Get your kids into the holiday spirit by making a folded paper Kwanzaa Kinara craft. The Kinara is a holder for the Mishumaa Saba (seven candles). Each candle represents one of the seven principles, so you and your child can discuss one principle each night.

If the Kinara craft is too intricate, the youngest of crafters might enjoy making this Kwanzaa paper chain.

Books

The best way to immerse your family in the history of Kwanzaa is to read about it. My First Kwanzaa by Karen Katz is a picture book that introduces the basic concepts and symbols of the holiday, and it’s the perfect place to start.

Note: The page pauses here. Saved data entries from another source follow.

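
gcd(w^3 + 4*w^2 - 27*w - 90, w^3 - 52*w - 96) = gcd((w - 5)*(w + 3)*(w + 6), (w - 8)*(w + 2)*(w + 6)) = w + 6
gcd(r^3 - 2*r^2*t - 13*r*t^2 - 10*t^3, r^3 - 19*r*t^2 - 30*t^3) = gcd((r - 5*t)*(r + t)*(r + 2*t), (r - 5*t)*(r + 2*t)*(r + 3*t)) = r^2 - 3*r*t - 10*t^2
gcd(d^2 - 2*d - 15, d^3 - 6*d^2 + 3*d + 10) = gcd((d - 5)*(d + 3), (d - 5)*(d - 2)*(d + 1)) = d - 5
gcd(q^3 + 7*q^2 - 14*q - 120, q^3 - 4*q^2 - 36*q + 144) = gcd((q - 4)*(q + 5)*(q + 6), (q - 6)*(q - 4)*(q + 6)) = q^2 + 2*q - 24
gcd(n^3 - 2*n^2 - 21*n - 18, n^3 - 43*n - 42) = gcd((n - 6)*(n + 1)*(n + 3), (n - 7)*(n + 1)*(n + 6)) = n + 1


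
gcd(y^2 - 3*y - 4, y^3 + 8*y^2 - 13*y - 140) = y - 4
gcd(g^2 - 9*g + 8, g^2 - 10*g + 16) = g - 8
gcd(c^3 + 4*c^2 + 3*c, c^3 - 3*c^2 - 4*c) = c^2 + c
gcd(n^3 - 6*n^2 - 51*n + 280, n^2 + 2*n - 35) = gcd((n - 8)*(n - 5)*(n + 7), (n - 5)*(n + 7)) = n^2 + 2*n - 35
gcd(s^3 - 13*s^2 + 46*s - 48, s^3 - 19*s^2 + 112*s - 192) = s^2 - 11*s + 24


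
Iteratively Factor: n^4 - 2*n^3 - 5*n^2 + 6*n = (n + 2)*(n^3 - 4*n^2 + 3*n) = (n - 1)*(n + 2)*(n^2 - 3*n) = n*(n - 1)*(n + 2)*(n - 3)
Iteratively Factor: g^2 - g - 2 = (g - 2)*(g + 1)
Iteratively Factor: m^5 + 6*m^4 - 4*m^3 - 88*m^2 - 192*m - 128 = (m + 4)*(m^4 + 2*m^3 - 12*m^2 - 40*m - 32) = (m + 2)*(m + 4)*(m^3 - 12*m - 16) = (m - 4)*(m + 2)*(m + 4)*(m^2 + 4*m + 4) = (m - 4)*(m + 2)^2*(m + 4)*(m + 2)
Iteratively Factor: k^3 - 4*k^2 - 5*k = (k)*(k^2 - 4*k - 5) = k*(k + 1)*(k - 5)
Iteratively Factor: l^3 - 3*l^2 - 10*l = (l + 2)*(l^2 - 5*l) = (l - 5)*(l + 2)*(l)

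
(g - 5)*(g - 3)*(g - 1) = g^3 - 9*g^2 + 23*g - 15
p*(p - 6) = p^2 - 6*p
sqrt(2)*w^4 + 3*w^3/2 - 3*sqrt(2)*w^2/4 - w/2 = w*(w - sqrt(2)/2)*(w + sqrt(2))*(sqrt(2)*w + 1/2)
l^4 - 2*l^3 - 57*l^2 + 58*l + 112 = (l - 8)*(l - 2)*(l + 1)*(l + 7)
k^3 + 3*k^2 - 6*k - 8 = (k - 2)*(k + 1)*(k + 4)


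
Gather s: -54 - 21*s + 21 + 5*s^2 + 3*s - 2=5*s^2 - 18*s - 35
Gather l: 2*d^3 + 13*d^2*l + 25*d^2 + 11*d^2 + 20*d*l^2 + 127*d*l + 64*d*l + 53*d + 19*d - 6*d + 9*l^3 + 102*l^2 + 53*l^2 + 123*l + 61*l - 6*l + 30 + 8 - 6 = 2*d^3 + 36*d^2 + 66*d + 9*l^3 + l^2*(20*d + 155) + l*(13*d^2 + 191*d + 178) + 32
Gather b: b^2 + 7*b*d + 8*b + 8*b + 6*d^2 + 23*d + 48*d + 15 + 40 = b^2 + b*(7*d + 16) + 6*d^2 + 71*d + 55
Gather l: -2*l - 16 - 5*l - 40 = -7*l - 56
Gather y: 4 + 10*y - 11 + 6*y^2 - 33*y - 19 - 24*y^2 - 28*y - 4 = -18*y^2 - 51*y - 30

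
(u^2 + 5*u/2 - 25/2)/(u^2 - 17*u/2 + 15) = (u + 5)/(u - 6)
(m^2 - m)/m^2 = (m - 1)/m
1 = 1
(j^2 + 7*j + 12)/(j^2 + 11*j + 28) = (j + 3)/(j + 7)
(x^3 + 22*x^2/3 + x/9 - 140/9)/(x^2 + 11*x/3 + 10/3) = (3*x^2 + 17*x - 28)/(3*(x + 2))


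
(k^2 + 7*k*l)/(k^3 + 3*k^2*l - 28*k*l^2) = 1/(k - 4*l)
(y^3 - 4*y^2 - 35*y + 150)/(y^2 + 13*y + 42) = (y^2 - 10*y + 25)/(y + 7)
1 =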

Other books for young readers include:

Li’l Rabbit’s Kwanzaa by Donna L. Washington: In this book, Granna Rabbit is too sick to prepare the final festive meal, so Li’l Rabbit goes on a quest to help and in turn embodies the spirit of the holiday.

The Sound of Kwanzaa by Dimitrea Tokunbo: This book defines the Swahili words that make up the seven principles of Kwanzaa, and includes bright illustrations that your little one will love.

Celebra Kwanzaa con Botitas y sus gatitos by Alma Flor Ada and F. Isabel Campoy: This bilingual book includes text in both English and Spanish, and tells the story of a family missing their cat every day of the holiday. 

Together for Kwanzaa by Juwanda G. Ford: This book features a girl hoping her brother will make it home in time for the holiday.

Whether you are celebrating for the first time or have celebrated for years, learning more about Kwanzaa will only help enrich your experience as you spend seven days celebrating African American heritage.